In turn, that means that a bigger portion of the purchase price of a building can be financed via a bond from a bank – because the investor has a relatively bigger income stream with which to pay back the bond.
"If you can finance a bigger percentage of your new investments with bank money and a smaller percentage with your clients' money, it means that you can buy more properties with the money your clients invest.

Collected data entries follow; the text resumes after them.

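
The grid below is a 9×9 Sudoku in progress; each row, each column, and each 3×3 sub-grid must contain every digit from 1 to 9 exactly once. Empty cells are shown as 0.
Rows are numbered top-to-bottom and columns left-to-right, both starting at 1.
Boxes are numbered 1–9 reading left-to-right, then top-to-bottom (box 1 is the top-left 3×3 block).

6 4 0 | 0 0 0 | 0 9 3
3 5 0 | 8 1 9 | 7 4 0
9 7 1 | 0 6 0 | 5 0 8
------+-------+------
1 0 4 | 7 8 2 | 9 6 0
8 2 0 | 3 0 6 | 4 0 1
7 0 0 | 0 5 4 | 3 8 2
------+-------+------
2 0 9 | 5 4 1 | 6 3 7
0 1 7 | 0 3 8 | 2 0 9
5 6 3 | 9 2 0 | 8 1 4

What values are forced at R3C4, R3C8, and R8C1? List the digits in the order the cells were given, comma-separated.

4,2,4

For R3C4:
  Consider where 4 can go in row 3.
  R3C6 is out (column 6 already has a 4).
  R3C8 is out (column 8 already has a 4).
  So the only cell in row 3 that can hold 4 is R3C4.
  So R3C4 = 4.
For R3C8:
  Row 3 already contains {1, 5, 6, 7, 8, 9}.
  Column 8 already contains {1, 3, 4, 6, 8, 9}.
  Its 3×3 block (box 3) already contains {3, 4, 5, 7, 8, 9}.
  The only value from 1–9 not eliminated is 2, so R3C8 = 2.
For R8C1:
  Row 8 already contains {1, 2, 3, 7, 8, 9}.
  Column 1 already contains {1, 2, 3, 5, 6, 7, 8, 9}.
  Its 3×3 block (box 7) already contains {1, 2, 3, 5, 6, 7, 9}.
  The only value from 1–9 not eliminated is 4, so R8C1 = 4.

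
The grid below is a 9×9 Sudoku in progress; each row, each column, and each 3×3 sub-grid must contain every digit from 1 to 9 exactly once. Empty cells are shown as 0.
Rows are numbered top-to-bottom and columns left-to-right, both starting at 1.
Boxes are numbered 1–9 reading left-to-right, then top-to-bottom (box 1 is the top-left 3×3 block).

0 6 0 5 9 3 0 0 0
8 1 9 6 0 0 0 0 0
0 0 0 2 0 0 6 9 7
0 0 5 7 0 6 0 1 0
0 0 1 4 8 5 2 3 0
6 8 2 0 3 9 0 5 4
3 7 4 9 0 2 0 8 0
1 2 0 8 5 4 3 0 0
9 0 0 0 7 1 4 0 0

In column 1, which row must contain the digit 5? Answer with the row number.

Consider where 5 can go in column 1.
R1C1 is out (row 1 already has a 5).
R4C1 is out (row 4 already has a 5).
R5C1 is out (row 5 already has a 5).
So the only cell in column 1 that can hold 5 is R3C1.
That is row 3.

3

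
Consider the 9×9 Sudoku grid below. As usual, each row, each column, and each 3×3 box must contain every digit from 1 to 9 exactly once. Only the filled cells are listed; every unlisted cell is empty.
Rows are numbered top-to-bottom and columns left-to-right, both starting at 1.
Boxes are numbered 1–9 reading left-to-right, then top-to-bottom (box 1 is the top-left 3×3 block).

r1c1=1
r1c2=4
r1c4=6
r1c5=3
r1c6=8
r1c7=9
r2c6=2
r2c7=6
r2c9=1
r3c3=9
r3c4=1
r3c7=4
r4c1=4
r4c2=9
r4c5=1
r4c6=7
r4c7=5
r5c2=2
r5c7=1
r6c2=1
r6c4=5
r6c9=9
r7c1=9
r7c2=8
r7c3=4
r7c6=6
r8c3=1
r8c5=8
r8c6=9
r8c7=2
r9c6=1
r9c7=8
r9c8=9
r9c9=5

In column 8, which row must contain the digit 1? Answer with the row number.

7

Consider where 1 can go in column 8.
r1c8 is out (row 1 already has a 1). r2c8 is out (row 2 already has a 1). r3c8 is out (row 3 already has a 1). r4c8 is out (row 4 already has a 1). The remaining empty cells in column 8 are similarly blocked.
So the only cell in column 8 that can hold 1 is r7c8.
That is row 7.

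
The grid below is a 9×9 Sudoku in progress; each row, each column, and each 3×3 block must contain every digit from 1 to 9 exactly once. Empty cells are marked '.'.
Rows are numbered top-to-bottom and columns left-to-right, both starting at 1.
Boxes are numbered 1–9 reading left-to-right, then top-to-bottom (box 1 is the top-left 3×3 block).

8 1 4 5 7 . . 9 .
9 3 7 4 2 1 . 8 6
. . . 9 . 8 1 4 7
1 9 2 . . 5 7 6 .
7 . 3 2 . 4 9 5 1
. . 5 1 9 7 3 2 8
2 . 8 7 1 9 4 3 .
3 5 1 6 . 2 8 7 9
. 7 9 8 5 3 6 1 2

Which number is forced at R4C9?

Row 4 already contains {1, 2, 5, 6, 7, 9}.
Column 9 already contains {1, 2, 6, 7, 8, 9}.
Its 3×3 block (box 6) already contains {1, 2, 3, 5, 6, 7, 8, 9}.
The only value from 1–9 not eliminated is 4, so R4C9 = 4.

4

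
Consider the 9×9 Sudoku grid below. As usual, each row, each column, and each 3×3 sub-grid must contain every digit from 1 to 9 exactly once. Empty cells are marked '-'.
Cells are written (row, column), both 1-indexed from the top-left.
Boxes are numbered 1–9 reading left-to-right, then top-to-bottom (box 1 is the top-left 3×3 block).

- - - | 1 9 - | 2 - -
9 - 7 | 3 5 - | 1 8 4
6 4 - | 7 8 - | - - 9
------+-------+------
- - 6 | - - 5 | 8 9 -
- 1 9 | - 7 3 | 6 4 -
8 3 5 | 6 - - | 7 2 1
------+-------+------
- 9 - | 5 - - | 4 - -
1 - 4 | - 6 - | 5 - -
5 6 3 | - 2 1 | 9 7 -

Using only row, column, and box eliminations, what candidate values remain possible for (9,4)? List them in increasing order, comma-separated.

Row 9 already contains {1, 2, 3, 5, 6, 7, 9}.
Column 4 already contains {1, 3, 5, 6, 7}.
Its 3×3 block (box 8) already contains {1, 2, 5, 6}.
Removing those from 1–9 leaves {4, 8} as the candidates for (9,4).

4,8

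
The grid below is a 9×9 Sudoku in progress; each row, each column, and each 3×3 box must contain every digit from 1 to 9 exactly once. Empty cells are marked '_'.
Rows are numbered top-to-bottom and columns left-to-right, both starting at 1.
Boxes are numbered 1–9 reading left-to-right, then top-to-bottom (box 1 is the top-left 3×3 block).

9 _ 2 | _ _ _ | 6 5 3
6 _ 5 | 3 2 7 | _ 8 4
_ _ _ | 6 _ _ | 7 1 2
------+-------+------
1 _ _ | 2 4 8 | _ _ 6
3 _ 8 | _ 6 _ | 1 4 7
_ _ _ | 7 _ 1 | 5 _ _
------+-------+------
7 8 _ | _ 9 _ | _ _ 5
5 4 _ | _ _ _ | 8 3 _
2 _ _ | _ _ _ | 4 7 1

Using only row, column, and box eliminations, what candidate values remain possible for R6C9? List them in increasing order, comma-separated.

8,9

Row 6 already contains {1, 5, 7}.
Column 9 already contains {1, 2, 3, 4, 5, 6, 7}.
Its 3×3 block (box 6) already contains {1, 4, 5, 6, 7}.
Removing those from 1–9 leaves {8, 9} as the candidates for R6C9.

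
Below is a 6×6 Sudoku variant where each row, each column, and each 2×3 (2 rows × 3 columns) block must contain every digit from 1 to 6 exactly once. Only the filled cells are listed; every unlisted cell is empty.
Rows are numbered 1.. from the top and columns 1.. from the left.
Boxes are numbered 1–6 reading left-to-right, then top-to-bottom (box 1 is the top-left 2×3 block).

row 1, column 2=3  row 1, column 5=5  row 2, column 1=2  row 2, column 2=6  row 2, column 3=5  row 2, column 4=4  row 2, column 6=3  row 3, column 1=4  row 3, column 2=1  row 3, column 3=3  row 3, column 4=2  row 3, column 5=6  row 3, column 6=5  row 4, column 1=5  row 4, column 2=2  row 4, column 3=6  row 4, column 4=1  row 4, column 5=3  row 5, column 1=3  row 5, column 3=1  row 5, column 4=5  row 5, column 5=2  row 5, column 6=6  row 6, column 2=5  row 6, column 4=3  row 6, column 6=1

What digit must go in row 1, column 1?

1

Row 1 already contains {3, 5}.
Column 1 already contains {2, 3, 4, 5}.
Its 2×3 block (box 1) already contains {2, 3, 5, 6}.
The only value from 1–6 not eliminated is 1, so row 1, column 1 = 1.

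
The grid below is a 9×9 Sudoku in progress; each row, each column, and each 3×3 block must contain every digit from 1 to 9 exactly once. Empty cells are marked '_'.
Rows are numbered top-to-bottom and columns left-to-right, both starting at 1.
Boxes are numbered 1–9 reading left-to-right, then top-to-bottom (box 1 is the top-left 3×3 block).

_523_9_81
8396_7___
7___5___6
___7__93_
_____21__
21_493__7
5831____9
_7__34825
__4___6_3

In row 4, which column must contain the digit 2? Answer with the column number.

9

Consider where 2 can go in row 4.
R4C1 is out (column 1 already has a 2).
R4C2 is out (box 4 already has a 2).
R4C3 is out (column 3 already has a 2).
R4C5 is out (box 5 already has a 2).
R4C6 is out (column 6 already has a 2).
So the only cell in row 4 that can hold 2 is R4C9.
That is column 9.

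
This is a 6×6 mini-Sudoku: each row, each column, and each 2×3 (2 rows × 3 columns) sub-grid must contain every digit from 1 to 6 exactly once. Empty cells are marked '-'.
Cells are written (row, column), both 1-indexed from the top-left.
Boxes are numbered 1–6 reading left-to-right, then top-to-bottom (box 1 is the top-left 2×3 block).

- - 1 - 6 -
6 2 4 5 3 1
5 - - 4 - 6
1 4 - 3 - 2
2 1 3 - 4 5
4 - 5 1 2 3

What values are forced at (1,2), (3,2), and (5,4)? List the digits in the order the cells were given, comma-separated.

For (1,2):
  Consider where 5 can go in column 2.
  (3,2) is out (row 3 already has a 5).
  (6,2) is out (row 6 already has a 5).
  So the only cell in column 2 that can hold 5 is (1,2).
  So (1,2) = 5.
For (3,2):
  Row 3 already contains {4, 5, 6}.
  Column 2 already contains {1, 2, 4}.
  Its 2×3 block (box 3) already contains {1, 4, 5}.
  The only value from 1–6 not eliminated is 3, so (3,2) = 3.
For (5,4):
  Row 5 already contains {1, 2, 3, 4, 5}.
  Column 4 already contains {1, 3, 4, 5}.
  Its 2×3 block (box 6) already contains {1, 2, 3, 4, 5}.
  The only value from 1–6 not eliminated is 6, so (5,4) = 6.

5,3,6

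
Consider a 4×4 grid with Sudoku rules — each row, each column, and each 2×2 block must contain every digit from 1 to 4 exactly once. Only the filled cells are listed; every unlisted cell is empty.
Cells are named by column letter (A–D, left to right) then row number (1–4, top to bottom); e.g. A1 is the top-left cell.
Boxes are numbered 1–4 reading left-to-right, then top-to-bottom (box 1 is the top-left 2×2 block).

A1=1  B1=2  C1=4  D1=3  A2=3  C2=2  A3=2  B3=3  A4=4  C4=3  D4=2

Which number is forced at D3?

4

Cell D3 itself could take any of {1, 4} by direct elimination.
Consider where 4 can go in column D.
D2 is out (box 2 already has a 4).
So the only cell in column D that can hold 4 is D3.
Therefore D3 = 4.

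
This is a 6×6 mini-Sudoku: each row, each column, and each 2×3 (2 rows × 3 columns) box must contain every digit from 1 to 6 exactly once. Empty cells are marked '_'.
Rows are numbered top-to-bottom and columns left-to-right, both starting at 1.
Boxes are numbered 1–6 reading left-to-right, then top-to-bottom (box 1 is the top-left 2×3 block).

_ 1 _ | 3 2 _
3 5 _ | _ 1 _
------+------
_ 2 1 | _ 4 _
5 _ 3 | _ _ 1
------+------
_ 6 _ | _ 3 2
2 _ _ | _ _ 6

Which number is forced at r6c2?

3

Cell r6c2 itself could take any of {3, 4} by direct elimination.
Consider where 3 can go in box 5.
r5c1 is out (row 5 already has a 3).
r5c3 is out (row 5 already has a 3).
r6c3 is out (column 3 already has a 3).
So the only cell in box 5 that can hold 3 is r6c2.
Therefore r6c2 = 3.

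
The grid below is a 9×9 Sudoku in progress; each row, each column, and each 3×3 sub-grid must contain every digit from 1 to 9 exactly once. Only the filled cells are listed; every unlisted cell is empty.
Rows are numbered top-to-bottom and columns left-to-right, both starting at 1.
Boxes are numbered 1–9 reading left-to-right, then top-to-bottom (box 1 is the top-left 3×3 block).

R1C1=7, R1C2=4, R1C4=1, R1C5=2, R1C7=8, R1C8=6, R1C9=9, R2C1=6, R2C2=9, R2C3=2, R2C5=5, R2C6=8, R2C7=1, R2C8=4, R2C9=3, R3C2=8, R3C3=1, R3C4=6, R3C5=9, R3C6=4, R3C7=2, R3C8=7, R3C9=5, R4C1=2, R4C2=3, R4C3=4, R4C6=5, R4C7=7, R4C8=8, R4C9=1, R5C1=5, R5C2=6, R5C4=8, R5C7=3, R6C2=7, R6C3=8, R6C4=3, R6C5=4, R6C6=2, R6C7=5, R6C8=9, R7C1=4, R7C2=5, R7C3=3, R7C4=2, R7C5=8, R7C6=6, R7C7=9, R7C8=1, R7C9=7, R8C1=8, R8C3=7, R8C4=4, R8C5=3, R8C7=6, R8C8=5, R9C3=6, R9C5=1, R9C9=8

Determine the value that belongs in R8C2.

Cell R8C2 itself could take any of {1, 2} by direct elimination.
Consider where 1 can go in row 8.
R8C6 is out (box 8 already has a 1).
R8C9 is out (column 9 already has a 1).
So the only cell in row 8 that can hold 1 is R8C2.
Therefore R8C2 = 1.

1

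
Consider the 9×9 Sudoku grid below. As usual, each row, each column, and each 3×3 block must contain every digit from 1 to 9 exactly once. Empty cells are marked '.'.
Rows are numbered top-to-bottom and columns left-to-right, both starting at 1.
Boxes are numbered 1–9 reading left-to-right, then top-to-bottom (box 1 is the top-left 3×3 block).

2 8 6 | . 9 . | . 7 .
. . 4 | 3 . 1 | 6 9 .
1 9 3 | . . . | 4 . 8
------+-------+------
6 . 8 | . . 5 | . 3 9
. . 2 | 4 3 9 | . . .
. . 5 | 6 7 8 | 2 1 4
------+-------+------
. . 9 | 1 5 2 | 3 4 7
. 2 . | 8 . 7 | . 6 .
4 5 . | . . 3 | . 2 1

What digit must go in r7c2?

Row 7 already contains {1, 2, 3, 4, 5, 7, 9}.
Column 2 already contains {2, 5, 8, 9}.
Its 3×3 block (box 7) already contains {2, 4, 5, 9}.
The only value from 1–9 not eliminated is 6, so r7c2 = 6.

6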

In other words, your clients end up with a bigger portfolio of properties and they therefore receive capital growth on more properties and also receive rental income from more properties.
"This long second part of the answer really just means that the various other economic changes that accompany a change in interest rates, have a neutralising effect in a portfolio of commercial properties and investors end up with very much the same net result they would have had, had interest rates not changed," says Wessels.
"In the short term, just as interest rates are adjusted, the various factors are indeed out of kilter but over the longer term the different factors neutralise one another.
"Similarly, of course, things are temporarily awry when interest rates start coming down again but normalise over the longer term. The Reserve Bank's focus is to make minor adjustments and avoid major shocks while keeping the country's economic growth within the bounds of what is achievable over the long term. In recent years, the Bank has been very successful at doing just."